6. We have heard both the parties, perused the materials available on record and gone through orders of the authorities below. It is an admitted fact that although the assessee has filed Tax Audit Report in Form 3CB as required u/s.44AB of the Act, beyond due date specified u/s.139(1) of the Act, but such Tax Audit Report was made available to the AO before completion of assessment proceedings u/s.143(3) of the Act, on 22.11.2017. It is evident from the fact that the assessee has obtained Tax Audit Report from an Accountant on 28.03.2016 and furnished before the AO during the course of assessment proceedings. Therefore, we are of the considered view that when the Tax Audit Report was made available to the AO before completion of assessment proceedings, then for venial technical breach without any mala fide intention, penalty cannot be levied u/s.271B of the Act. Further, a similar issue has been considered by the co-ordinate Bench of the Tribunal in the case of M/s.T P D 101 Uthangarai Milk Producers Co-operative Society Ltd.(supra), where on identical set of facts, penalty levied u/s.271B of the Act, has been deleted. The relevant findings of the Tribunal are as under:

“…7. We have heard both the parties and perused the materials available on record and gone through the orders of the authorities below. The assessee supposed to have been filed audit report as required u/s.44AB of the Act, on or before 31.10.2015. However, such audit report has been filed on 05.03.2016, which is before the date of completion of assessment proceedings u/s.143(3) of the Act. In other words, although the assessee has filed tax audit report beyond the stipulated period, but such tax audit report was made available to the AO before he completes assessment proceedings. The assessee has given reasons for delay in filing tax audit report. As per which, the audit of accounts of society done by the Dept. of Cooperative Audit, could not be completed on or before 31.10.2015 and said delay was not in the hands of the assessee. Therefore, there is a reasonable cause for not filing the tax audit report within prescribed time limit ad thus, penalty cannot be levied. We find merits in the submission of the assessee for the simple reason that non-filing of audit report within the due date is a venial technical breach without any mala fide intention on the part of the assessee. Because, completion of audit of books of accounts of the society is under the control of Dept. of Cooperative Audit and thus, unless the Dept. of Cooperative Audit completes audit, the assessee cannot file return of income along with tax audit report. Therefore, we are of the considered view that reasons given by the assessee for not filing tax audit report prescribed u/s.44AB of the Act, is neither intention nor any mala fide intention, but it is venial technical breach and for this reason, penalty u/s.271B of the Act, cannot be levied. This principle is supported by the decision of the Hon’ble jurisdictional High Court in the case of P.Senthil Kumar v. PCIT reported in 416 ITR 336, where an identical issue had been considered by the Court and held that for venial technical breach without any mala fide intention, penalty cannot be levied. The ITAT Cochin Bench in ITA No.411/Cochin/2018 vide order dated 05.02.2019 had held that once audit report has been made available before the AO, when the assessment proceedings were completed, then, there is no reason for levy of penalty.

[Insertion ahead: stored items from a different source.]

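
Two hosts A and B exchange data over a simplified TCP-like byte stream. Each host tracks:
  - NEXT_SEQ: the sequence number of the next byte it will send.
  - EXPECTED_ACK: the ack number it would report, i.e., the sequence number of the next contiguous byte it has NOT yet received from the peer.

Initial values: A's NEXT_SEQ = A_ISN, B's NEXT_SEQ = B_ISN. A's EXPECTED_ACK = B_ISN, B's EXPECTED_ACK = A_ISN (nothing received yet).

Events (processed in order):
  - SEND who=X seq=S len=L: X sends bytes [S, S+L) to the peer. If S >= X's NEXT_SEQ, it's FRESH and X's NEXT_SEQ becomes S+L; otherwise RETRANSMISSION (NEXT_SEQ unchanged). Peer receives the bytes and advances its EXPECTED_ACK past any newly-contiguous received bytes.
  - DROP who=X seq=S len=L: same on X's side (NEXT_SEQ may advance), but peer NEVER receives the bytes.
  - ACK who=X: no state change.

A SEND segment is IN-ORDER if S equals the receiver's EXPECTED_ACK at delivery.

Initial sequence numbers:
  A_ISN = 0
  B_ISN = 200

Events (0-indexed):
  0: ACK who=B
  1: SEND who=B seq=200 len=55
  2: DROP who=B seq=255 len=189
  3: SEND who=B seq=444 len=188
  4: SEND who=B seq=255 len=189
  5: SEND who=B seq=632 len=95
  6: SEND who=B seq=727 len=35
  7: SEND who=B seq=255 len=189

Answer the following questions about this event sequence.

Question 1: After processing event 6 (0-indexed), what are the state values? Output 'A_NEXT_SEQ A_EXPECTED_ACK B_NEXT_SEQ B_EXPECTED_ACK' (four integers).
After event 0: A_seq=0 A_ack=200 B_seq=200 B_ack=0
After event 1: A_seq=0 A_ack=255 B_seq=255 B_ack=0
After event 2: A_seq=0 A_ack=255 B_seq=444 B_ack=0
After event 3: A_seq=0 A_ack=255 B_seq=632 B_ack=0
After event 4: A_seq=0 A_ack=632 B_seq=632 B_ack=0
After event 5: A_seq=0 A_ack=727 B_seq=727 B_ack=0
After event 6: A_seq=0 A_ack=762 B_seq=762 B_ack=0

0 762 762 0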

8. In this view of the matter and considering the facts and circumstances of the case, we are of the considered view that reasons given by the assessee for not filing tax audit report within due date comes under reasonable cause as provided u/s.271B of the Act, and thus, the AO is erred in levying penalty u/s.271B of the Act. Hence, we direct the AO to delete penalty levied u/s.271B of Act.”….

7. In this view of the matter and by following the decision of the co­ordinate Bench of the Tribunal in the case of M/s.T P D 101 Uthangarai Milk Producers Co-operative Society Ltd.(supra), we direct the AO to delete penalty levied u/s.271B of the Act.

8. In the result, the appeal filed by the assessee is allowed. Order pronounced on the 07th day of September, 2022, in Chennai.